Note If the uninstallation causes an error, see the "Troubleshooting the Installation" chapter in Installation and Setup Guide for CiscoWorks Common Services 3.0.5 (Includes CiscoView) on Windows.
Step 5 (Optional) If you disabled Windows Defender before uninstalling Security Manager, you can choose now whether to reenable it.
Tip If you uninstalled Performance Monitor or any other supported CiscoWorks application that was not installed automatically when you installed Security Manager, you might see that a Windows shortcut for it is still visible in your Start > Programs menu. In this case, you can right-click the shortcut and select Delete from the shortcut menu.
Reinstalling Server Applications
Your server will perform a full and mandatory backup when you select the required options to reinstall any Security Manager-related applications.
If you install Common Services and Security Manager on a server, then reinstall Common Services later, you must also reinstall Security Manager.
Note During reinstallation, you might see a warning message that says:
The application that you are installing requires new tasks to be
registered with ACS. If you have already registered this application
with ACS from another server, you do not need to register it again.
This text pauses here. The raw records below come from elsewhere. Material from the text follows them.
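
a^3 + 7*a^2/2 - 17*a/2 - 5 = (a - 2)*(a + 1/2)*(a + 5)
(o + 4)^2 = o^2 + 8*o + 16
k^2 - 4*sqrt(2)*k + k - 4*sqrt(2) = (k + 1)*(k - 4*sqrt(2))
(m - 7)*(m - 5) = m^2 - 12*m + 35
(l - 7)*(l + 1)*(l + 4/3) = l^3 - 14*l^2/3 - 15*l - 28/3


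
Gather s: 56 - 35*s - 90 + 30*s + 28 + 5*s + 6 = 0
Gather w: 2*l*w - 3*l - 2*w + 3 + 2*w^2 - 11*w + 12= -3*l + 2*w^2 + w*(2*l - 13) + 15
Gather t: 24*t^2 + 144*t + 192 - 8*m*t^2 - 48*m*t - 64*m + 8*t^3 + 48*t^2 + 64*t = -64*m + 8*t^3 + t^2*(72 - 8*m) + t*(208 - 48*m) + 192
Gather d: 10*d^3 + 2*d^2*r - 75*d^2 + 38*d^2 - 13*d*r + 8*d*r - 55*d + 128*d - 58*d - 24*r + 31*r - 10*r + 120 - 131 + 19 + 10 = 10*d^3 + d^2*(2*r - 37) + d*(15 - 5*r) - 3*r + 18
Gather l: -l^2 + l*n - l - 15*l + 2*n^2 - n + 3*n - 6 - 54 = -l^2 + l*(n - 16) + 2*n^2 + 2*n - 60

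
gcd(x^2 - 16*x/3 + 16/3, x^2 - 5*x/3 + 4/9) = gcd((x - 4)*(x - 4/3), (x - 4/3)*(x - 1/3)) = x - 4/3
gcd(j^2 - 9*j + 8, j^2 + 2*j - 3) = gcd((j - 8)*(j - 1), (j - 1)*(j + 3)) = j - 1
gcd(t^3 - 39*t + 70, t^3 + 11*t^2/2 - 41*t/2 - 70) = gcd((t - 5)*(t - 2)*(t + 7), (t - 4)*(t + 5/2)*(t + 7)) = t + 7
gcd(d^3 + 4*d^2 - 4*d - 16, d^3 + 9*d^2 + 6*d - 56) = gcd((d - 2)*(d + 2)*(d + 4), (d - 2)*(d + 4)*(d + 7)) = d^2 + 2*d - 8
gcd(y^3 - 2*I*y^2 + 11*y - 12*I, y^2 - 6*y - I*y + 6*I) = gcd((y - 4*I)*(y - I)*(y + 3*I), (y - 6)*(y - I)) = y - I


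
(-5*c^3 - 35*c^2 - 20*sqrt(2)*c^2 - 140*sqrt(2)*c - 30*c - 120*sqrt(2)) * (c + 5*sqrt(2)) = -5*c^4 - 45*sqrt(2)*c^3 - 35*c^3 - 315*sqrt(2)*c^2 - 230*c^2 - 1400*c - 270*sqrt(2)*c - 1200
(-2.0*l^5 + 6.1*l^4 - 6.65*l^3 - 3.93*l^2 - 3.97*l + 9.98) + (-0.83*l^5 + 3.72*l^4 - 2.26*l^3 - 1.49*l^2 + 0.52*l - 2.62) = -2.83*l^5 + 9.82*l^4 - 8.91*l^3 - 5.42*l^2 - 3.45*l + 7.36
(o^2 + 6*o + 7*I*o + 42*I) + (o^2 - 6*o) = 2*o^2 + 7*I*o + 42*I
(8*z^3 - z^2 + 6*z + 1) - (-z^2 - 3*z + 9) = 8*z^3 + 9*z - 8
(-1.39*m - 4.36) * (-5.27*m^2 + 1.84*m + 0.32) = 7.3253*m^3 + 20.4196*m^2 - 8.4672*m - 1.3952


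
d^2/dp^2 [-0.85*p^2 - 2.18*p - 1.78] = -1.70000000000000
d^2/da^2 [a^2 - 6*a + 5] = 2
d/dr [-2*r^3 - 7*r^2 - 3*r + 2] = -6*r^2 - 14*r - 3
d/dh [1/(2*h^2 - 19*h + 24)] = (19 - 4*h)/(2*h^2 - 19*h + 24)^2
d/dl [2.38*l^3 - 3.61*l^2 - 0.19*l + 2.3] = 7.14*l^2 - 7.22*l - 0.19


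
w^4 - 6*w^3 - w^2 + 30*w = w*(w - 5)*(w - 3)*(w + 2)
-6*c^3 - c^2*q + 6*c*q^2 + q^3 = (-c + q)*(c + q)*(6*c + q)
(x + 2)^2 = x^2 + 4*x + 4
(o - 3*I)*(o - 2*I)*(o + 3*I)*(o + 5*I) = o^4 + 3*I*o^3 + 19*o^2 + 27*I*o + 90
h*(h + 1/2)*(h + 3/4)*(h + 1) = h^4 + 9*h^3/4 + 13*h^2/8 + 3*h/8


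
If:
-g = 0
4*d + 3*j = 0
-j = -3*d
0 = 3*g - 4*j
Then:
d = 0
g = 0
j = 0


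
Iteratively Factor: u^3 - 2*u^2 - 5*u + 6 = (u - 1)*(u^2 - u - 6) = (u - 1)*(u + 2)*(u - 3)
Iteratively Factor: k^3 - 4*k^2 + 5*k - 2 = (k - 1)*(k^2 - 3*k + 2) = (k - 2)*(k - 1)*(k - 1)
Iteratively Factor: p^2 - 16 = (p + 4)*(p - 4)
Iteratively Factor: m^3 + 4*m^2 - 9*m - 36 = (m + 3)*(m^2 + m - 12) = (m + 3)*(m + 4)*(m - 3)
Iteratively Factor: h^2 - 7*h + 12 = (h - 4)*(h - 3)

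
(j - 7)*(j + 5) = j^2 - 2*j - 35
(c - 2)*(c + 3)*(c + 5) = c^3 + 6*c^2 - c - 30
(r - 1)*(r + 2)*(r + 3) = r^3 + 4*r^2 + r - 6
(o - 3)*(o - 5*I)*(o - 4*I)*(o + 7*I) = o^4 - 3*o^3 - 2*I*o^3 + 43*o^2 + 6*I*o^2 - 129*o - 140*I*o + 420*I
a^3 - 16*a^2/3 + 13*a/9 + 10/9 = (a - 5)*(a - 2/3)*(a + 1/3)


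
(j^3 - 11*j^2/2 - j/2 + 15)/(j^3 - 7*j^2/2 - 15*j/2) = (j - 2)/j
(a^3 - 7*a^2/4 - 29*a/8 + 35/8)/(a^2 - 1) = (8*a^2 - 6*a - 35)/(8*(a + 1))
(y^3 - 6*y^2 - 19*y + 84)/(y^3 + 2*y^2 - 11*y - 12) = (y - 7)/(y + 1)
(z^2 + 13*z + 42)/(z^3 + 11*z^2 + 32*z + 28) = (z + 6)/(z^2 + 4*z + 4)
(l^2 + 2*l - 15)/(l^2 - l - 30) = (l - 3)/(l - 6)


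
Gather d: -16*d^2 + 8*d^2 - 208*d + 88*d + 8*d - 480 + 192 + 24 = -8*d^2 - 112*d - 264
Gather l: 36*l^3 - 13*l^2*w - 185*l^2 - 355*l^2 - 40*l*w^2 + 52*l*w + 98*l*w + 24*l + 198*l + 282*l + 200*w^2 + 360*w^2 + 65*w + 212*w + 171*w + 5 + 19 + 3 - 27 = 36*l^3 + l^2*(-13*w - 540) + l*(-40*w^2 + 150*w + 504) + 560*w^2 + 448*w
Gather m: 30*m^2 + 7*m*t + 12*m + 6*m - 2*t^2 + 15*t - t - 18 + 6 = 30*m^2 + m*(7*t + 18) - 2*t^2 + 14*t - 12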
However if you re-register the application, you will lose any custom
roles that you had created earlier for this application in ACS.
In this case, log in to your Cisco.com account and see "CiscoWorks-ACS Task Registration During Upgrade and Re-installation" in Installation and Setup Guide for CiscoWorks Common Services 3.0.5 (Includes CiscoView) on Windows.
Step 1 If you are reinstalling because a problem on your server corrupted your Security Manager database, you must run restorebackup.pl.
Step 2 To reinstall one or more Security Manager server applications, see Installing Server Applications.
Uninstalling Cisco Security Agent
See Uninstalling the Standalone Agent, page A-4.